What You Need to Know About Debt Consolidation
Debt consolidation is often a last resort
for people who are in extreme debt and trying to avoid
bankruptcy. Many people who are not in danger of bankruptcy,
but have debt on high interest credit cards may also
choose to consolidate their debt. Debt consolidation
is defined as the process of organizing loans and
debts into one low-interest loan that can be paid
off regularly. Consolidating debt can help someone
avoid bankruptcy, and help them manage their money
more wisely. Debt consolidation is also convenient
because it becomes easier to keep track of debt and
one is only required to pay off one loan rather than
several debts. In order to consolidate ones debt,
collateral must be given. The collateral is usually
the home, or a vehicle.
Central to debt consolidation is a debt
consolidation company. It is important to choose the
best company to fit your financial needs. As is common
in any financial sphere, there are reputable companies,
and companies that use underhanded methods to gain
more money from the customer. Most debt consolidation
companies do use honorable methods, but it is still
important to know what some underhanded companies
will do.
1. Some companies will wait until you
are backed into a corner. If you know you are headed
for financial trouble and wish to consolidate your
debt, make sure your company starts working on it
right away.
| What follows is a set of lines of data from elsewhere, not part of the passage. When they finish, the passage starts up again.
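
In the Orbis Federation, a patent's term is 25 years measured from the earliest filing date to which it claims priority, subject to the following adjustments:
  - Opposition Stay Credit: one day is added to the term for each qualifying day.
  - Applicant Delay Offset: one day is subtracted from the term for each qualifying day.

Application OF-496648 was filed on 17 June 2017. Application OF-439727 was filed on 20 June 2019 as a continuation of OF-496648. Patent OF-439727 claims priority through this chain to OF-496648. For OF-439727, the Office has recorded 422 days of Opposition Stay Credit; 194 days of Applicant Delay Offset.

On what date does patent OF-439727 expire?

2043-01-31

Earliest priority filing: 17 June 2017.
Base term: 17 June 2017 + 25 years → 17 June 2042.
Opposition Stay Credit: +422 days → 13 August 2043.
Applicant Delay Offset: −194 days → 31 January 2043.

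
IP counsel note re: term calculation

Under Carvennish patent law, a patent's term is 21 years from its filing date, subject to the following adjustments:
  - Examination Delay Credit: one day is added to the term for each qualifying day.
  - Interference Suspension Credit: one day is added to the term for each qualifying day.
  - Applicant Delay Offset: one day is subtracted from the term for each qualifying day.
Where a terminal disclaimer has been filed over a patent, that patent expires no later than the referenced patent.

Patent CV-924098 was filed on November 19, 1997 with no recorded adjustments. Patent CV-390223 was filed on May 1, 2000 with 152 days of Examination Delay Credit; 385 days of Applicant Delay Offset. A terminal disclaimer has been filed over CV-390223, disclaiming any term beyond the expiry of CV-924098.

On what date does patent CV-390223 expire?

2018-11-19

Natural term of CV-390223:
  Base: filing + 21 years → 1 May 2021.
  Examination Delay Credit: +152 days → 30 September 2021.
  Applicant Delay Offset: −385 days → 10 September 2020.
Expiry of referenced patent CV-924098:
  Base: filing + 21 years → 19 November 2018.
Terminal disclaimer: CV-390223 expires on the earlier of 10 September 2020 and 19 November 2018.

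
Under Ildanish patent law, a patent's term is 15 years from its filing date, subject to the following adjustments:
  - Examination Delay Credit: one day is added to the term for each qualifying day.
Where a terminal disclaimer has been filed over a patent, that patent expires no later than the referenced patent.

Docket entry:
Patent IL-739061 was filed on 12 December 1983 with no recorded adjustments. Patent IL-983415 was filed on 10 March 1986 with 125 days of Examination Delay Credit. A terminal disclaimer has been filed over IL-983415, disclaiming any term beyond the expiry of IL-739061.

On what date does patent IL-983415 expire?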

Some companies will delay in debt consolidation
so that the customer gets in more debt and therefore
has to pay the company more money in the long run
as well as short term. A customer who has to consolidate
debt or else face bankruptcy can be forced to pay
extremely high refinancing fees or debt consolidation
fees.
2. Some companies will also charge exceptionally
high debt consolidation fees to people who have high
interest loans. Sometimes these fees can be extremely
close to, or at the state maximum for mortgage fees.
It is important to know how much companies are able
to charge you, and compare that to what a company
is offering. The lowest price is generally the best
idea. Always be on the look out for unnaturally high
fees because some companies will attempt to scam you.
3. Last, and certainly not least, you
should be aware of companies practicing predatory
lending. Predatory lending is a practice by some unscrupulous
companies to allow their customers to become so in
debt that no other company will help them. This is
a way that a company can control you and make sure
to make significant financial gains from your misfortune.
Any debt consolidation service that attempts to control
you is not a good service.
The decision to consolidate ones debt
is a very important decision. It is important to understand
this fact when looking for a company. Knowing how
companies will try to make extra money at your expense
is imperative to having a successful debt consolidation
experience. Choose the best company and you will notice
a positive outcome. Debt consolidation is a wise option
for people with nowhere else to turn, but it must
be a well-thought-out, educated decision.